Why doesn't Sparta measure Landing or have a Landing assessment?

The short answer to most "why doesn't Sparta do ________" questions is usually a combination of practicality and reliability.

During the Jump Scan assessment, our system does capture and store the force data from the landing (for potential future use), but that data isn't currently being displayed in our system for practitioners at this time. The main reason is that the forces measured during landing are unfortunately pretty unreliable unless extremely strict standardization protocols are used and individuals are cued on "how" to land. This is another example of the specificity of reliability: it may be reliable in the lab/research, but that often fails to hold true in the field.
 
This causes a few main issues:
 
1. Reduced practicality in testing.
Practitioners need to watch and pay attention to every landing to be sure that it meets the standard to be included otherwise redo the test, ie both feet land at the same time.
 
2. Decreased validity of the Jump Scan.
By attempting to measure landing data we often influence the jump itself which can alter how force is produced and give us a less valid measure of force production from the Jump portion of the assessment. 
 
Remember, the more we try to control an individual's movement strategy in assessment, the less valid our assessment becomes at measuring this movement strategy.

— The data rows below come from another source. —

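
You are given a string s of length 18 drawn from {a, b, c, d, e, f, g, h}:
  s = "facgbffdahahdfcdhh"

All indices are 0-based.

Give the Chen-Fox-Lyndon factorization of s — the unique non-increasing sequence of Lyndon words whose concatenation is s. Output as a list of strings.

emit factor 1: 'f' (i=0, period=1)
emit factor 2: 'acgbffdahahdfcdhh' (i=1, period=17)

["f", "acgbffdahahdfcdhh"]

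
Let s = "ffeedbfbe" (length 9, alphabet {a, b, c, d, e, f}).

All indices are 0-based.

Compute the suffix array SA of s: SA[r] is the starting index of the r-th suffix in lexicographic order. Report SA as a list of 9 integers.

[7, 5, 4, 8, 3, 2, 6, 1, 0]

sorted suffixes:
  #0 SA[0]=7  'be'
  #1 SA[1]=5  'bfbe'
  #2 SA[2]=4  'dbfbe'
  #3 SA[3]=8  'e'
  #4 SA[4]=3  'edbfbe'
  #5 SA[5]=2  'eedbfbe'
  #6 SA[6]=6  'fbe'
  #7 SA[7]=1  'feedbfbe'
  #8 SA[8]=0  'ffeedbfbe'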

We previously utilized a Landing assessment along with Jump, Balance, and Plank in previous years, but unfortunately had to discontinue offering it because the data could not be trusted for interpretation because it was unreliable. The last thing we want is to guide practitioners to make decisions off bad data as there are a lot of negative consequences that can arise there.

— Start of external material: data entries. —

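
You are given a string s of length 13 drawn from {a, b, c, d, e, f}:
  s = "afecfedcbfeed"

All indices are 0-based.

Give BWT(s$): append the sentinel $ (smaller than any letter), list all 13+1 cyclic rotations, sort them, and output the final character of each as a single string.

d$cdeeefeffacb

rank  rotation        last
    0  $afecfedcbfeed  d
    1  afecfedcbfeed$  $
    2  bfeed$afecfedc  c
    3  cbfeed$afecfed  d
    4  cfedcbfeed$afe  e
    5  d$afecfedcbfee  e
    6  dcbfeed$afecfe  e
    7  ecfedcbfeed$af  f
    8  ed$afecfedcbfe  e
    9  edcbfeed$afecf  f
   10  eed$afecfedcbf  f
   11  fecfedcbfeed$a  a
   12  fedcbfeed$afec  c
   13  feed$afecfedcb  b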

The landing forces and deceleration strategy is best interpreted from LOAD variable in the Jump Scan, as this is measured during the decelerative phase of the stretch-shortening cycle, just like in a landing task. A high LOAD tells us a high rate of force and in turn a high rate of deceleration (stiff landing) while a lower LOAD shows a lower rate of deceleration and in turn a softer landing or a better "dispersion" of force on impact. This starts to make a bit more sense as well when we often see more traumatic/acute injuries (ACL, lis franc) with individuals with extremely high LOAD as they are unable to disperse and transfer forces efficiently.